Somewhat reluctantly, Giger stepped inside. Kamellia fetched some slippers for him. He was reluctant enough just to enter the house and even more so to doff his shoes and go past the entryway. Instead he just stood there. Kamellia might have encouraged him more to come inside, but under the circumstances, she was more focused on the explanation Mordekai promised her.
Mordekai held her hand and said, "Kamellia, as you know, when I stopped your rampage, our essences merged, but they also split as part of the counterreaction. I into two and you into three. The other versions of us are living here in town. I've kept you away until now because I wasn't sure what might happen. I might have kept it that way, but then I realized something.
"There's a problem, a serious one. When we split into multiple versions of ourselves, our lifeforce was divided among those versions. You have been expending your lifeforce at three times the normal rate ever since the Incident. Unless we reunite the different version of you, you may only have ten, fifteen years left.
"Barz has been watching over us all this time, but he didn't know about division of your lifeforce until a couple months ago. I called on him to accelerate his research into the Lost Technology in hopes of finding an easier way to fix this."
Kamellia slipped her hand free and crossed her arms.
"By easier, you mean a way to reunite the different versions of me whether I was willing or not."
"Kamellia, please..."
"Let's not mince words, Mordekai Grummond," she replied severely. "You know I'd never let you or Barz take these kinds of risks for me, so you went behind my back to do it anyway. That's why the Witch-hunters have become more active, isn't it? How many people are going to get caught up in their net because you had to take a stupid risk?"
"Kamellia, we're talking about your life here."
It was so strange, seeing someone as proud as Mordekai Grummond practically pleading with her, but Kamellia was not so easily moved.
"It's my life, Mordekai," she insisted, "and I'm sure the other versions of me would agree." She then cast a bitter look to Giger and said, "But maybe you two would like it better to have more than one of me to go around."
It would have been kinder of her to take a fork and jab it in his eye. Mordekai did not seem to take it much better, but unlike Giger, who was struck dumb by her accusation, he actually had the wherewithal to rebuke her for it.
"Kamellia, that's not fair," he said, "not to me or to Barz. You know we love you."
This was not enough to make Kamellia relent, though.

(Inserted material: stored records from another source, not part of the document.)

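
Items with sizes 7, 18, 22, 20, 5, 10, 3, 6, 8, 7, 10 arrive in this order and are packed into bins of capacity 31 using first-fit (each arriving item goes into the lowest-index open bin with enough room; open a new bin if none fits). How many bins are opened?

  7 → bin 1 (new)  [load 7/31]
  18 → bin 1  [load 25/31]
  22 → bin 2 (new)  [load 22/31]
  20 → bin 3 (new)  [load 20/31]
  5 → bin 1  [load 30/31]
  10 → bin 3  [load 30/31]
  3 → bin 2  [load 25/31]
  6 → bin 2  [load 31/31]
  8 → bin 4 (new)  [load 8/31]
  7 → bin 4  [load 15/31]
  10 → bin 4  [load 25/31]
4 bins opened.

4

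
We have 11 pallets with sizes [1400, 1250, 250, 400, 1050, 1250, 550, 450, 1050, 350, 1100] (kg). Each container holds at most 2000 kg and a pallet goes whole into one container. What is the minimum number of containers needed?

6

Total = 1400 + 1250 + 1250 + 1100 + 1050 + 1050 + 550 + 450 + 400 + 350 + 250 = 9100 kg.
Lower bound: ⌈9100/2000⌉ = 5 containers.
Also, 6 pallets each exceed 1000 kg, and no two of those can share a container, so at least 6 containers are needed.
A packing using 6 containers:
  container 1: 1400 + 550 = 1950
  container 2: 1250 + 450 + 250 = 1950
  container 3: 1250 + 400 + 350 = 2000
  container 4: 1100 = 1100
  container 5: 1050 = 1050
  container 6: 1050 = 1050
This matches the lower bound, so 6 is optimal.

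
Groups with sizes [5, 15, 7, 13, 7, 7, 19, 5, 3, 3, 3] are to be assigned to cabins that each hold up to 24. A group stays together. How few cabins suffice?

4

Total = 19 + 15 + 13 + 7 + 7 + 7 + 5 + 5 + 3 + 3 + 3 = 87.
Lower bound: ⌈87/24⌉ = 4 cabins.
A packing using 4 cabins:
  cabin 1: 19 + 5 = 24
  cabin 2: 15 + 7 = 22
  cabin 3: 13 + 7 + 3 = 23
  cabin 4: 7 + 5 + 3 + 3 = 18
This matches the lower bound, so 4 is optimal.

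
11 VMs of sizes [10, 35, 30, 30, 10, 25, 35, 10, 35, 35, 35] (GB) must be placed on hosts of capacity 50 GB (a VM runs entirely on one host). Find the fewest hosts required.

8

Total = 35 + 35 + 35 + 35 + 35 + 30 + 30 + 25 + 10 + 10 + 10 = 290 GB.
Lower bound: ⌈290/50⌉ = 6 hosts.
Also, 7 VMs each exceed 25 GB, and no two of those can share a host, so at least 7 hosts are needed.
A packing using 8 hosts:
  host 1: 35 + 10 = 45
  host 2: 35 + 10 = 45
  host 3: 35 + 10 = 45
  host 4: 35 = 35
  host 5: 35 = 35
  host 6: 30 = 30
  host 7: 30 = 30
  host 8: 25 = 25
No arrangement into 7 hosts stays within capacity, so 8 is optimal.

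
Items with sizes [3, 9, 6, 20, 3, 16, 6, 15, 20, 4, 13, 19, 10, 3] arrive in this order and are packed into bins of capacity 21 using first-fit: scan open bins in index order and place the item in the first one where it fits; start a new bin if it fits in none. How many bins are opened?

8

  3 → bin 1 (new)  [load 3/21]
  9 → bin 1  [load 12/21]
  6 → bin 1  [load 18/21]
  20 → bin 2 (new)  [load 20/21]
  3 → bin 1  [load 21/21]
  16 → bin 3 (new)  [load 16/21]
  6 → bin 4 (new)  [load 6/21]
  15 → bin 4  [load 21/21]
  20 → bin 5 (new)  [load 20/21]
  4 → bin 3  [load 20/21]
  13 → bin 6 (new)  [load 13/21]
  19 → bin 7 (new)  [load 19/21]
  10 → bin 8 (new)  [load 10/21]
  3 → bin 6  [load 16/21]
8 bins opened.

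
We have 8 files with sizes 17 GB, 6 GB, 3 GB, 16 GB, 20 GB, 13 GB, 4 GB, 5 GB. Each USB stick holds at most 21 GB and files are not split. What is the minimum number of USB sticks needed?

5

Total = 20 + 17 + 16 + 13 + 6 + 5 + 4 + 3 = 84 GB.
Lower bound: ⌈84/21⌉ = 4 USB sticks.
A packing using 5 USB sticks:
  USB stick 1: 20 = 20
  USB stick 2: 17 + 4 = 21
  USB stick 3: 16 + 5 = 21
  USB stick 4: 13 + 6 = 19
  USB stick 5: 3 = 3
No arrangement into 4 USB sticks stays within capacity, so 5 is optimal.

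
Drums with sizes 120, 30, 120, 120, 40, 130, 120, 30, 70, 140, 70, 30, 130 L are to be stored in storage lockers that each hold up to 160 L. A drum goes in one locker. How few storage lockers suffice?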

"If you loved me, you would've never turned me away all those years ago. I would've done anything for you, Mordekai. I sold my soul for you and if for my penance I die a little sooner, that's a small price to pay when weighed against all the people I killed."
She then turned to Giger and said, "And, you, Barz, do you think that throwing away your life to be an outlaw peeping at me from the bushes would make me happy? You could've been a great man and you ruined all that for me. Or maybe you just did it all for yourself."
That was all he could take. He could not bear it, not one more word of it.
"If you're in such a hurry to die, Kamellia, I'll leave you to it," he said bitterly. "Sorry I wasted my time on you."
He swung the door open and stormed out. Mordekai hurried after him.
"Barz, wait!"
Giger stopped, but only for a moment.
"If you want to save her, Mordekai, you're on your own."
And with that he kept on walking.
Mordekai continued to call out to him, "Barz! Barz!"
Kamellia added her voice, crying out, "Barz, wait! I'm sorry! I didn't mean it! Barz, come back!"
But Giger was not listening. He just kept on walking and never looked back.